Governments from London and Berlin to Jakarta and Tehran spoke out against Trump’s order to put a four-month hold on allowing refugees into the United States and temporarily ban travelers from Syria and six other Muslim-majority countries. He said the move would help protect Americans from terrorism.

In Germany – which has taken in large numbers of people fleeing the Syrian civil war – Chancellor Angela Merkel said the global fight against terrorism was no excuse for the measures and “does not justify putting people of a specific background or faith under general suspicion”, her spokesman said.
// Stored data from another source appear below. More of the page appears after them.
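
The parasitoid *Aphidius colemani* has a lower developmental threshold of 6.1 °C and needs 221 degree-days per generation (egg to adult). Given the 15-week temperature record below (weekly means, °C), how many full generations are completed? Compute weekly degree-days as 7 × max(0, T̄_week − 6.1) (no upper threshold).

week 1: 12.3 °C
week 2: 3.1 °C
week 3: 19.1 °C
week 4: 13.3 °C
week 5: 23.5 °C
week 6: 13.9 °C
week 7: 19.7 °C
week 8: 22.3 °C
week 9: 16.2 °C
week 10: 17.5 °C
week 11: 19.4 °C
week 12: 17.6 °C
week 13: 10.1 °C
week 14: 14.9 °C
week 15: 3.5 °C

Weekly DD (7 × max(0, T̄ − 6.1)): 43.4, 0.0, 91.0, 50.4, 121.8, 54.6, 95.2, 113.4, 70.7, 79.8, 93.1, 80.5, 28.0, 61.6, 0.0.
Season total = 983.5 DD.
Complete generations = ⌊983.5 / 221⌋ = 4.

4 generations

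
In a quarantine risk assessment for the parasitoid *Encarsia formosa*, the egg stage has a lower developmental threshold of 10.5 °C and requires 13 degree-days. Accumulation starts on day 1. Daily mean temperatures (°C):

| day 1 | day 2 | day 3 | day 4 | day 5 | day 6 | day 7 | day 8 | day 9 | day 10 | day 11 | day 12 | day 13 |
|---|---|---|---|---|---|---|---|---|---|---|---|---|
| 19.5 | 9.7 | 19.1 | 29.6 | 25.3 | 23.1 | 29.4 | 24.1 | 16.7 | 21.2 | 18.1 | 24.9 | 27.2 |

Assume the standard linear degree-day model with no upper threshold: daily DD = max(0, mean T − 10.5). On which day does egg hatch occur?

day 3

Daily DD above 10.5 °C: 9.0, 0.0, 8.6, 19.1, 14.8, 12.6, 18.9, 13.6, 6.2, 10.7, 7.6, 14.4, 16.7.
Cumulative: 9.0, 9.0, 17.6, 36.7, 51.5, 64.1, 83.0, 96.6, 102.8, 113.5, 121.1, 135.5, 152.2.
The total first reaches 13 DD on day 3.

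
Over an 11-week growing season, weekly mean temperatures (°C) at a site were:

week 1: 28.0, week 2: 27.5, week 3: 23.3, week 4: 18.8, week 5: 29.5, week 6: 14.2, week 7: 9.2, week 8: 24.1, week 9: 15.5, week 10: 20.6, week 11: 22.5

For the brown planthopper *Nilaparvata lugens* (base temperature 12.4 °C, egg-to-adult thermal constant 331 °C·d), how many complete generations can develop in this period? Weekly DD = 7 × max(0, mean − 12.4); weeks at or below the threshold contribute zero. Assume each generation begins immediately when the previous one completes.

2 generations

Weekly DD (7 × max(0, T̄ − 12.4)): 109.2, 105.7, 76.3, 44.8, 119.7, 12.6, 0.0, 81.9, 21.7, 57.4, 70.7.
Season total = 700.0 DD.
Complete generations = ⌊700.0 / 331⌋ = 2.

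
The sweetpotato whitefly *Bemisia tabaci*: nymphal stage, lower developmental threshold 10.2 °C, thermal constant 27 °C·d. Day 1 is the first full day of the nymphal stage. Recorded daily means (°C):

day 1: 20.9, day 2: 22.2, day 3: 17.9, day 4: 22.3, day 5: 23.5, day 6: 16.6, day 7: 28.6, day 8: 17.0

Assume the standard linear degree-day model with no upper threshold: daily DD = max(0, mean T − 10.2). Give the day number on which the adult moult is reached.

Daily DD above 10.2 °C: 10.7, 12.0, 7.7, 12.1, 13.3, 6.4, 18.4, 6.8.
Cumulative: 10.7, 22.7, 30.4, 42.5, 55.8, 62.2, 80.6, 87.4.
The total first reaches 27 DD on day 3.

day 3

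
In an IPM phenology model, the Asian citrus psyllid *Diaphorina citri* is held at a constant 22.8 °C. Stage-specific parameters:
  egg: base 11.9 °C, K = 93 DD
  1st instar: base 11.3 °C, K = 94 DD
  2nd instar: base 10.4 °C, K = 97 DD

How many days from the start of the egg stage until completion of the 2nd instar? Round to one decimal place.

24.5 days

egg: 93 / (22.8 − 11.9) = 93 / 10.9 = 8.532 d.
1st instar: 94 / (22.8 − 11.3) = 94 / 11.5 = 8.174 d.
2nd instar: 97 / (22.8 − 10.4) = 97 / 12.4 = 7.823 d.
Sum = 24.529 ≈ 24.5 days.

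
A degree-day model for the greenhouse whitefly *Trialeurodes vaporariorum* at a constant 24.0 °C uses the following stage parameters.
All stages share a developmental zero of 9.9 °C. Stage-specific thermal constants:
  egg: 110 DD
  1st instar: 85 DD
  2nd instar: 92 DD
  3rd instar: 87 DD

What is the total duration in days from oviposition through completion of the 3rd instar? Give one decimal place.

26.5 days

Daily accumulation at 24.0 °C = 24.0 − 9.9 = 14.1 DD/day.
Total K = 110 + 85 + 92 + 87 = 374 DD.
Total duration = 374 / 14.1 = 26.525 ≈ 26.5 days.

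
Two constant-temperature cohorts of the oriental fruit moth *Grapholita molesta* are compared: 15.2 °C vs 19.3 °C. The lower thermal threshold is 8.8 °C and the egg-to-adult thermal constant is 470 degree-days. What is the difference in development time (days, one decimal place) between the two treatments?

At 15.2 °C: 470 / (15.2 − 8.8) = 470 / 6.4 = 73.438 d.
At 19.3 °C: 470 / (19.3 − 8.8) = 470 / 10.5 = 44.762 d.
Difference = |73.438 − 44.762| = 28.676 ≈ 28.7 days.

28.7 days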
She expressed her concerns to Trump during a phone call and reminded him that the Geneva Conventions require the international community to take in war refugees on humanitarian grounds, the spokesman added.

Merkel’s sentiments were echoed in Paris and London; “Terrorism knows no nationality. Discrimination is no response,” said French Foreign minister Jean-Marc Ayrault, while his British counterpart Boris Johnson tweeted: “Divisive and wrong to stigmatize because of nationality.”

Along with Syria, the U.S. ban of at least 90 days affects travelers with passports from Iran, Iraq, Libya, Somalia, Sudan, Syria and Yemen, including those with dual nationality that includes one of those countries.

Trump said his order, which indefinitely bans refugees from Syria, was “not a Muslim ban”, though he added he would seek to prioritize Christian refugees fleeing the country.

The Arab League – whose members include many of the countries included in the ban as well as allies of Washington such as Saudi Arabia, Egypt and Jordan – expressed deep concern and said the restrictions were unjustified.

The government in Iraq, which is allied with Washington in the battle against ultra-hardline Islamist group Islamic State and hosts over 5,000 U.S. troops, did not comment on the executive order.

But some members of its parliament said Baghdad should retaliate with similar measures against the United States.